Continua, por favor. (risos)
No final, só consegues virar a tartaruga ao contrário, e não pisá-la…Em Mario Bros., quando derrubamos uma tartaruga, ela vai começar a mover-se de novo após um curto período de tempo. É difícil dizer exactamente quanto vai demorar a mover-se de novo. Consegues vê-la tremer, mas não consegues ver por quanto tempo treme até se levantar. Por isso, decidimos mudar isto e criar uma regra onde podíamos ver este tempo visualmente. Assim, depois de pisar a tartaruga, ela sai da sua carapaça e volta a mexer-se quando volta para dentro. Esta pequena tartaruga salta da carapaça e funciona como temporizador.

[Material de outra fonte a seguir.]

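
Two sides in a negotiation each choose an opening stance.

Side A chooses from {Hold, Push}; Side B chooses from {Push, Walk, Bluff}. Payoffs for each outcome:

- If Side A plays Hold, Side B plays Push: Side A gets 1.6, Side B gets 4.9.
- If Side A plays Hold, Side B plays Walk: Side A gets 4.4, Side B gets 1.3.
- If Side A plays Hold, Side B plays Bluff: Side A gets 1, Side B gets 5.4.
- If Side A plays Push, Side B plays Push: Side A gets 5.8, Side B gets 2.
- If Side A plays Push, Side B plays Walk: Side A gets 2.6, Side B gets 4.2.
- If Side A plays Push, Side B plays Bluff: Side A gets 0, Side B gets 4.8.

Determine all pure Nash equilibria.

Check each profile: it is a Nash equilibrium iff no player can strictly gain by switching unilaterally.
(Hold, Push): Side A can switch to Push (1.6 → 5.8). Not NE.
(Hold, Walk): Side B can switch to Push (1.3 → 4.9). Not NE.
(Hold, Bluff): Side A gets 1, best alternative 0; Side B gets 5.4, best alternative 4.9. No profitable deviation — NE.
(Push, Push): Side B can switch to Walk (2 → 4.2). Not NE.
(Push, Walk): Side A can switch to Hold (2.6 → 4.4). Not NE.
(Push, Bluff): Side A can switch to Hold (0 → 1). Not NE.

The unique pure-strategy Nash equilibrium is (Hold, Bluff).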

Sentimos que isto seria algo que todos podíamos ver.
Penso que mais ninguém se lembraria de fazer uma tartaruga saltar de dentro da carapaça! (risos)
Mas depois reparei num enorme erro porque as carapaças das tartarugas são parte integrante do esqueleto, significando isto que não estamos a ser totalmente verdadeiros para com as crianças.
De facto, as tartarugas não saem da carapaça! (risos)
Mais tarde, no Super Mario o jogador poderia pisar as tartarugas. Mas porque Mario podia agora pisá-las sem se preocupar, decidimos introduzir algumas que não podíamos pisar. Decidimos que a melhor maneira de as distinguir era colocar espigões nas carapaças…
Foi Motokura-san, o nosso designer, que disse: “Quando em dúvida, usa espigões!” (risos)
Bem, parece que têm ouvido o que tenho para dizer! (risos) Por exemplo, se olhares para os Boos e fizeres “cu-cu, aqui estou eu” (peek-a-boo) quando te voltas, vais ver que eles são muito tímidos, e que também coram. Penso que são aspectos como este que demonstram a importância de criar coisas com funções de fácil compreensão. O que quero dizer é que se ao designer é simplesmente dito para “criar algo único”, como saberia o que fazer? Desta vez, o elemento fundamental de Mario é criar forma à volta da função, para que possamos continuar a imaginar o máximo de ideias únicas à volta disto. Acho que concordas que é um método bastante directo.
De acordo. Agora que me explicaste, posso finalmente dizer que compreendi como o design mostra a função.
Na verdade, é o mesmo para mim também: tudo fez sentido quando o consegui colocar em palavras. Estás a ver, os princípios básicos da DS e da Wii são os mesmos.
Estou a ver, estou a ver.
Quando fotografámos a DS, senti que era essencial que o stylus aparecesse ao mesmo nível. Queríamo-nos certificar que as pessoas, ao olharem para ela pela primeira vez, compreendessem como funciona.
E isso também explica o porquê de as fotografias do Comando Wii incluírem sempre uma mão a segurá-lo.
Fui muito claro quando disse que não queria que o Comando Wii fosse fotografado sozinho. Posto isto, só há um ano é que finalmente compreendi que os meus designs têm estado a representar a sua função. Demorou muito tempo até chegar lá! (risos) De facto se calhar nem há um ano foi! (risos)
Já passaram 26 anos desde que Mario se estreou no primeiro jogo de Donkey Kong10! (risos) E, finalmente, após todo este tempo a “Essência de Mario” foi expressa em palavras. 10 Donkey Kong é um jogo arcade lançado em 1981, tendo sido o primeiro título de Miyamoto como designer de jogos.